The staff recommendations were immediately slammed by Rep. Seth Berry, D-Bowdoinham, one of CMP’s harshest critics. Berry is leading an effort in the Legislature to convert CMP and Emera Maine into a public power company.

“Today’s PUC reports are a major disappointment for every CMP customer,” Berry said in a statement. “To give CMP a rate hike of any kind at this time is unconscionable. Until CMP has made each and every customer whole for the inaccurate bills, hours spent on hold, dropped calls and illegal cutoffs, their overseas investors should not make a penny more.”

Berry added: “Until CMP has made reparations for their misleading behavior and outright lies to customers, workers and policymakers, they should not be allowed a penny more. Yet with these reports, PUC staff recommends an increase of over $20 million per year in revenues for CMP, and an 8.1 percent rate hike.”

Maine’s Public Advocate, whose office had also studied the billing complaints, took issue with the conclusions and said he hoped the commissioners would closely review his office’s pending responses.

“For whatever reason,” Barry Hobbins said, “the staff concurred with CMP in not giving much weight to the thousands of complaints. Very disappointing.”

The conclusions also were disappointing to CMP Ratepayers Unite, the 10,000-member, Facebook-based customer group that formed around the issue of high bills. A spokeswoman for the group issued a statement lamenting two years of what she called members’ inflated, unjustified power usage, disconnection notices on disputed bills and rude customer service reps.


“The release of the 12-month investigation of CMP by the Maine PUC is shockingly inconsistent with all complaints and testimony since January 2018,” Judith Hyde said. “CMP Ratepayers Unite continues to see new complaints and complainants every day.”

She said the PUC staff’s response amounted to “a slap on the wrist.”

In a statement late Thursday, CMP said it would review the findings and file its response on Jan. 23.

The company noted that the recommendations reflected the input of a variety of Maine stakeholders, including customers and advocacy groups. CMP said its top priority was reliable service, and fair and reasonable rates.


In the billing report, the PUC staff said the agency’s investigation was “without precedent” in terms of the high number of complaints and public skepticism of utility bills. That triggered a series of investigations that, in one instance, included analyzing 4 million billing records and 2.3 billion data points to trace data from one end of the billing system to another.

In the end, the evidence – including a detailed forensic audit conducted by an independent third party – demonstrates that CMP’s metering and billing systems have been, and continue to be, recording and transmitting customer usage data accurately, the report said. And with the exception of isolated billing calculation and presentation issues, customers’ billed amounts have been accurate, it said.

“The large number of customers who experienced high bills and high usage in late 2017 and early 2018 resulted from increases in electricity usage due to a record-breaking cold snap from December 2017 into January 2018, and a double-digit increase in the standard-offer electricity-supply price in January 2018,” the report says. “While billing defects in SmartCare did, in many cases, lead to incorrect billed amounts or incorrect displays of billed usage, the evidence in the record demonstrates that errors in CMP’s metering and billing systems were not a root cause of the significant bill increases many customers experienced during the winter of 2017-2018.”
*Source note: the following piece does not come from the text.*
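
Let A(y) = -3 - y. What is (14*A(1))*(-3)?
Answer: 168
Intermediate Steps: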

The agency did find, however, that some aspects of CMP’s management of the implementation of its SmartCare billing software were “imprudent.” Flaws in the implementation after CMP went live with SmartCare led to defects or exceptions that affected tens of thousands of customers in the form of delayed bills or billing errors.

“Defects in SmartCare that affected customers immediately following go-live – which in many cases led to errors on customers’ bills or significantly delayed bills – were likely a contributing factor to customers’ perception of over-billing,” the report says. “Overall, there is simply no evidence of a metering or billing problem that is leading to erroneously high billed usage.”